新入社員研修とはいえ、各部署の生の声を聞かせろという研修部からのお達しに、毎年各部は辟易している。


今年はたまたま、お行儀の良い、聞く耳と態度を持った、『やりやすい』新入社員ばかりだったけれど、毎年そうではないのはよくわかっているから。

来年からは、勘弁してほしい。

つきたくもないため息をついて、席に戻る前に買ってきたコーヒーをぐっと飲んだ。

椅子に体を預けたまま、パソコンを立ち上げている間に。

私が席を空けていた間に届いていた、いくつかのメッセージを整理していると。

業務に関係するものばかりだけど、その中に、ピンクのハート型の付箋が混じっていて目を引いた。

さっと手に取ると。

付箋の派手目の色合いには似合わない、かなり綺麗でお手本のような文字。

「貴和子だ」

見覚えのある文字にくすっと笑って文字をたどると。

『海くん、想像よりも格好よくて驚いた。

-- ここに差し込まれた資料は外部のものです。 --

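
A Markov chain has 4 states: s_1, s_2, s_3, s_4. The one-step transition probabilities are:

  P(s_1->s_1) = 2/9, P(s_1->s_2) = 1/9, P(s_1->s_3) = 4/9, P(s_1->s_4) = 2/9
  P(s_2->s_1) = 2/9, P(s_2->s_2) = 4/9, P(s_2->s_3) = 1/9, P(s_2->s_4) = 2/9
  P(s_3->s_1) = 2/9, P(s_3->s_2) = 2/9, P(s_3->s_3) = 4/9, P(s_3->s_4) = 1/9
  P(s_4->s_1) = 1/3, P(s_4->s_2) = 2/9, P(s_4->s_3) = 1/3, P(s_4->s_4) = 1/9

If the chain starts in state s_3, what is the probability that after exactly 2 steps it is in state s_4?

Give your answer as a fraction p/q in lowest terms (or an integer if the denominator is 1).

Computing P^2 by repeated multiplication:
P^1 =
  s_1: [2/9, 1/9, 4/9, 2/9]
  s_2: [2/9, 4/9, 1/9, 2/9]
  s_3: [2/9, 2/9, 4/9, 1/9]
  s_4: [1/3, 2/9, 1/3, 1/9]
P^2 =
  s_1: [20/81, 2/9, 31/81, 4/27]
  s_2: [20/81, 8/27, 22/81, 5/27]
  s_3: [19/81, 20/81, 29/81, 13/81]
  s_4: [19/81, 19/81, 29/81, 14/81]

(P^2)[s_3 -> s_4] = 13/81

Answer: 13/81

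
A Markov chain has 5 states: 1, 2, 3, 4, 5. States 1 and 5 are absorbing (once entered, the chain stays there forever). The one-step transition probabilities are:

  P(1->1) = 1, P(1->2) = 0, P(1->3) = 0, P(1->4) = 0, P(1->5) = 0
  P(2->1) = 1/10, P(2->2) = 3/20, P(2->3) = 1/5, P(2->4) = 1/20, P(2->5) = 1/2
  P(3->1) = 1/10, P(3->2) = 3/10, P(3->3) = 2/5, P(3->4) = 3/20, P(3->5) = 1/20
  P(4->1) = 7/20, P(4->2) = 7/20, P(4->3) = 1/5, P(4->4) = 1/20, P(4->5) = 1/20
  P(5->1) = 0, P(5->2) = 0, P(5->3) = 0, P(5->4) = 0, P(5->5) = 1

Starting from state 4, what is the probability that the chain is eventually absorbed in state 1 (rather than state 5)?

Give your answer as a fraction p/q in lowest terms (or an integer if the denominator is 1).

Answer: 139/252

Derivation:
Let a_i = P(absorbed in 1 | start in state i).
Boundary conditions: a_1 = 1, a_5 = 0.
For each transient state i, a_i = sum_j P(i->j) * a_j:
  a_2 = 1/10*a_1 + 3/20*a_2 + 1/5*a_3 + 1/20*a_4 + 1/2*a_5
  a_3 = 1/10*a_1 + 3/10*a_2 + 2/5*a_3 + 3/20*a_4 + 1/20*a_5
  a_4 = 7/20*a_1 + 7/20*a_2 + 1/5*a_3 + 1/20*a_4 + 1/20*a_5

Substituting a_1 = 1 and a_5 = 0, rearrange to (I - Q) a = r where r[i] = P(i -> 1):
  [17/20, -1/5, -1/20] . (a_2, a_3, a_4) = 1/10
  [-3/10, 3/5, -3/20] . (a_2, a_3, a_4) = 1/10
  [-7/20, -1/5, 19/20] . (a_2, a_3, a_4) = 7/20

Solving yields:
  a_2 = 95/378
  a_3 = 1301/3024
  a_4 = 139/252

Starting state is 4, so the absorption probability is a_4 = 139/252.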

真珠が欠席で機嫌悪かったけど、それも魅力的で。でも私は弁護士にロックオン。よろしく』

はあ、なんだか。

仕事中とは思えない、慣れない疲れが体を覆ったような気がした。

貴和子がロックオンなんて、滅多にないから相当気に入ったんだろうけど、私を介するのはご遠慮願いたい。

直接連絡先聞いてないのかな。

よろしくって、書かれた文字を見ながら、更に大きなため息が出るのを我慢できなかった。